Bhatt served as Robinhood's co-CEO from 2013 to 2020, then as Chief Creative Officer until March 2024, when he stepped down to pursue his next venture. By October 2024, he had publicly unveiled Aetherflux, seeding it with $10 million of his own capital — a move that signaled both personal conviction and serious intent.

The Robinhood playbook of identifying a massive, underserved market and applying technology to unlock access is clearly influencing Bhatt's approach to space infrastructure. But this time, the stakes — and the technical complexity — are exponentially higher.

The Pivot: From Space Solar to Orbital AI

Aetherflux launched with an ambitious vision: collecting solar energy in space and beaming it to Earth via infrared lasers. The initial use cases targeted U.S. military operations, remote research stations, and mining applications — locations where traditional power delivery is expensive, dangerous, or impossible. The company even secured funding from the U.S. Department of Defense's Operational Energy Capability Improvement Fund for a proof-of-concept demonstration.

Then, in December 2025, Aetherflux made a bold strategic pivot. The company unveiled "Galactic Brain," a project to build and deploy orbital data centers powered by its space solar technology. While laser power transmission experiments will continue on a satellite bus built by Apex Space (using the Aries platform), the company's primary mission shifted squarely to space-based AI computing.

The logic is compelling. Terrestrial data centers are hitting hard constraints: power grid limitations, cooling challenges, land scarcity, and increasingly, community opposition. Space offers effectively unlimited solar energy, a natural vacuum for cooling, and no NIMBYism. By leveraging its core competency in space solar power, Aetherflux aims to vertically integrate energy generation and compute — a differentiation no other orbital data center startup can currently claim.

Funding History: Accelerating Capital

Aetherflux's fundraising trajectory tells a story of rapidly escalating investor confidence:

  • October 2024: ~$10M founder's seed investment
  • April 2025: $50M Series A — co-led by Index Ventures and Interlagos, with participation from Breakthrough Energy Ventures (Bill Gates), Andreessen Horowitz, New Enterprise Associates (NEA), and notable angels including Vlad Tenev, actor Jared Leto, and master watchmaker François-Paul Journe
  • March 2026 (in progress): $250M–$350M Series B at $2B valuation — led by Index Ventures

Index Ventures leading back-to-back rounds is a strong signal. The firm's conviction has only deepened as Aetherflux pivoted from an interesting-but-speculative energy play to a company sitting at the intersection of two of the hottest investment themes in tech: AI infrastructure and space.

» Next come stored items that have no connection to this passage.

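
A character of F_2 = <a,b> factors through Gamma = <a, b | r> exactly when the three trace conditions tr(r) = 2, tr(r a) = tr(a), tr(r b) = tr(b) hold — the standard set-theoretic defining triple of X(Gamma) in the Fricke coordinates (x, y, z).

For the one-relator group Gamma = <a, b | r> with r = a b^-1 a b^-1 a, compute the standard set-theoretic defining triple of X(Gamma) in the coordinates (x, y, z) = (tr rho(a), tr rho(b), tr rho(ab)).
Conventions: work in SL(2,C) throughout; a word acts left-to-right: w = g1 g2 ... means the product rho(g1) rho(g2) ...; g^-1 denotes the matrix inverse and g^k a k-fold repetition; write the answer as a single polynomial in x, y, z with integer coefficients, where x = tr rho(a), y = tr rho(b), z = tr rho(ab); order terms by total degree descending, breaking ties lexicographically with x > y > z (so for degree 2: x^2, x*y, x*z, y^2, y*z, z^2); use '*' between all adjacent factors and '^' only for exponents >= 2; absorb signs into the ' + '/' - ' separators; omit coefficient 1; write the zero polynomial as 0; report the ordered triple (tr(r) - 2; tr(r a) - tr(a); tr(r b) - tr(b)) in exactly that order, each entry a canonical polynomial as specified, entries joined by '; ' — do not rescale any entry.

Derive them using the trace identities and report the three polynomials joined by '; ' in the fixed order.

x^3*y^2 - 2*x^2*y*z - x*y^2 + x*z^2 + y*z - x - 2; x^4*y^2 - 2*x^3*y*z - 2*x^2*y^2 + x^2*z^2 + 3*x*y*z - x^2 - z^2 - x + 2; x^2*y^2*z - x*y^3 - 2*x*y*z^2 + y^2*z + z^3 + 2*x*y - y - 3*z

tr(a^2) = tr(a) tr(a) - tr(1)  (reduce the a square) = x^2 - 2
tr(a^3) = tr(a) tr(a^2) - tr(a)  (reduce the a square) = x^3 - 3*x
tr(a b a) = tr(a) tr(b a) - tr(b)  (reduce the a square) = x*z - y
tr(a^3 b) = tr(a) tr(a b a) - tr(a b)  (reduce the a square) = x^2*z - x*y - z
tr(a b^-1 a^2) = tr(a^3) tr(b) - tr(a^3 b)  (eliminate b^-1) = x^3*y - x^2*z - 2*x*y + z
tr(b a b a) = tr(a b) tr(a b) - tr(1)  (split on a) = z^2 - 2
tr(b a b) = tr(b) tr(a b) - tr(a)  (reduce the b square) = y*z - x
tr(a^2 b a b) = tr(a) tr(b a b a) - tr(b a b)  (reduce the a square) = x*z^2 - y*z - x
next, tr(a b^-1 a^2 b) = tr(a^2 b a) tr(b) - tr(a^2 b a b)  (eliminate b^-1) = x^2*y*z - x*y^2 - x*z^2 + x
tr(a b^-1 a b^-1 a) = tr(a b^-1 a^2) tr(b) - tr(a b^-1 a^2 b)  (eliminate b^-1) = x^3*y^2 - 2*x^2*y*z - x*y^2 + x*z^2 + y*z - x
and tr(a^4) = tr(a) tr(a^3) - tr(a^2) = x^4 - 4*x^2 + 2
tr(a^4 b) = tr(a) tr(b a^3) - tr(b a^2) = x^3*z - x^2*y - 2*x*z + y
tr(a b^-1 a^3) = tr(a^4) tr(b) - tr(a^4 b) = x^4*y - x^3*z - 3*x^2*y + 2*x*z + y
and tr(a^3 b a b) = tr(a) tr(b a b a^2) - tr(b a b a) = x^2*z^2 - x*y*z - x^2 - z^2 + 2
next, tr(a b^-1 a^3 b) = tr(a^3 b a) tr(b) - tr(a^3 b a b) = x^3*y*z - x^2*y^2 - x^2*z^2 - x*y*z + x^2 + y^2 + z^2 - 2
next, tr(a b^-1 a b^-1 a^2) = tr(a b^-1 a^3) tr(b) - tr(a b^-1 a^3 b) = x^4*y^2 - 2*x^3*y*z - 2*x^2*y^2 + x^2*z^2 + 3*x*y*z - x^2 - z^2 + 2
tr(a b^-1 a b a) = tr(a b a^2) tr(b) - tr(a b a^2 b) = x^2*y*z - x*y^2 - x*z^2 + x
tr(a b a b a b) = tr(b a) tr(b a b a) - tr(b^-1 a^-1)   [split at repeated b] = z^3 - 3*z
tr(a b^-1 a b a b) = tr(a b a b a) tr(b) - tr(a b a b a b) = x*y*z^2 - y^2*z - z^3 - x*y + 3*z
tr(a b^-1 a b^-1 a b) = tr(a b^-1 a b a) tr(b) - tr(a b^-1 a b a b) = x^2*y^2*z - x*y^3 - 2*x*y*z^2 + y^2*z + z^3 + 2*x*y - 3*z
assemble the triple (tr(r) - 2; tr(r a) - x; tr(r b) - y)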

The investor roster itself reads like a who's who of Silicon Valley's most forward-thinking capital allocators. Bill Gates' Breakthrough Energy Ventures brings credibility on the energy side, while a16z and NEA provide deep tech scaling expertise.

The Nvidia Factor: Space Computing Gets Real

Perhaps the single most important catalyst for Aetherflux's valuation surge was Nvidia's dramatic entry into space computing. At GTC 2026 in March, Jensen Huang declared that "space computing, the final frontier, has arrived" and unveiled the Space-1 Vera Rubin Module — a purpose-built space AI computing platform.

The specs are formidable:

  • Up to 25x more AI compute for space-based inferencing compared to the H100
  • Integrated CPU-GPU architecture with high-bandwidth interconnect
  • Capable of running large language models and foundation models directly in orbit
  • Optimized for energy efficiency in space environments

Aetherflux was named one of just six launch partners, alongside Axiom Space, Kepler Communications, Planet Labs, Sophia Space, and Starcloud. When the world's most valuable semiconductor company builds hardware specifically for your use case and names you a key partner, it fundamentally de-risks the technology thesis.

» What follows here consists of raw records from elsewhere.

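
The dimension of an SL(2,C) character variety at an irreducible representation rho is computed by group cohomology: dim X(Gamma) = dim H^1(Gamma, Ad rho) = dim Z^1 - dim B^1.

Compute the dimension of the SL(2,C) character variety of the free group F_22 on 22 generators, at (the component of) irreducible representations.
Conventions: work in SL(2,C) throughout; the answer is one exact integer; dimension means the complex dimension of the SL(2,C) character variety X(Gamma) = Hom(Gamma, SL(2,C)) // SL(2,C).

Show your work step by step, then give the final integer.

Gamma = F_22 has 22 generators and no relators.
A cocycle picks one sl_2 vector per generator freely, giving dim Z^1 = 3*22 = 66.
Irreducibility makes the coboundary map sl_2 -> Z^1 injective (trivial centralizer), so dim B^1 = 3.
dim H^1 = 66 - 3 = 63, which is dim X.

63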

Bhatt noted that "NVIDIA Space-1 Vera Rubin Module delivers high-performance, energy-efficient AI at the edge in orbit, powered by solar energy" — a statement that perfectly encapsulates Aetherflux's unique positioning at the nexus of space power and space compute.

Competitive Landscape: The Orbital Data Center Arms Race

2026 has emerged as the year orbital data centers transitioned from concept to competition. Aetherflux faces several well-funded rivals:

Starcloud is the most direct competitor and arguably further along operationally. The Y Combinator alum became the fastest unicorn in YC history (17 months) after raising $170 million in a Series A at a $1.1 billion valuation in March 2026. Critically, Starcloud launched a satellite with an Nvidia H100 GPU in November 2025 and claims to have trained the first large language model in space. It has also submitted an FCC proposal for a constellation of up to 88,000 satellites.

Axiom Space successfully launched the first two orbital data center nodes to low-Earth orbit in January 2026, leveraging its extensive space station operations expertise.

Google is exploring the space through Project Suncatcher, while startups like Aethero are also entering the fray.

Analysts project the orbital computing services market could reach approximately $25 billion by 2035, with potential to scale to trillion-dollar territory if space-based infrastructure begins supporting large-scale AI workloads and cloud computing services.

Aetherflux's Edge: Vertical Integration of Power and Compute

In this crowded field, Aetherflux's key differentiator is its vertically integrated approach to energy and computing. While competitors must source power solutions separately, Aetherflux's origins in space solar technology give it a native advantage in the single most critical constraint for orbital computing: energy.

The Series B capital is expected to fund several strategic priorities:

  • Accelerating Galactic Brain: Targeting Q1 2027 for the first commercial orbital data center satellite
  • Seattle satellite development hub: Tapping into the Pacific Northwest's deep bench of space industry talent
  • Nvidia Space-1 integration: Optimizing the Vera Rubin Module for Aetherflux's solar-powered satellite architecture
  • Team scaling: Growing from approximately 10 employees (as of late 2024) to a significantly larger engineering organization

The Bull and Bear Cases

The bull case is straightforward: AI compute demand is insatiable and growing exponentially. Terrestrial data centers are running into physical limits. Space offers a paradigm shift — unlimited energy, natural cooling, and no zoning battles. Nvidia's dedicated space hardware makes the technology real. Bhatt has a proven track record of building category-defining companies. And the market opportunity could be measured in trillions.

The bear case deserves equal attention. No company has yet demonstrated commercial-scale AI workload processing in orbit. The Q1 2027 timeline is aggressive by space industry standards, where delays are the norm rather than the exception. Starcloud already has operational hardware in orbit. The economics of launching, maintaining, and upgrading satellite-based compute versus building new terrestrial facilities remain unproven. And a $2 billion valuation for a pre-revenue company with ~$60M in prior funding requires a remarkable amount of faith in execution.

What to Watch

Aetherflux's Series B is more than a single company's funding event — it's a milestone marking the emergence of orbital data centers as a legitimate infrastructure category. The key signposts ahead include: whether the Galactic Brain satellite launches on schedule in Q1 2027, how the Nvidia Vera Rubin Space Module performs in actual orbital conditions, the competitive dynamics with Starcloud and Axiom, and whether enterprise customers begin committing to space-based AI compute contracts. Just as Robinhood proved that a massive market existed where incumbents saw none, Bhatt is now betting that the next frontier of AI infrastructure isn't a plot of land in Texas — it's 500 kilometers above it.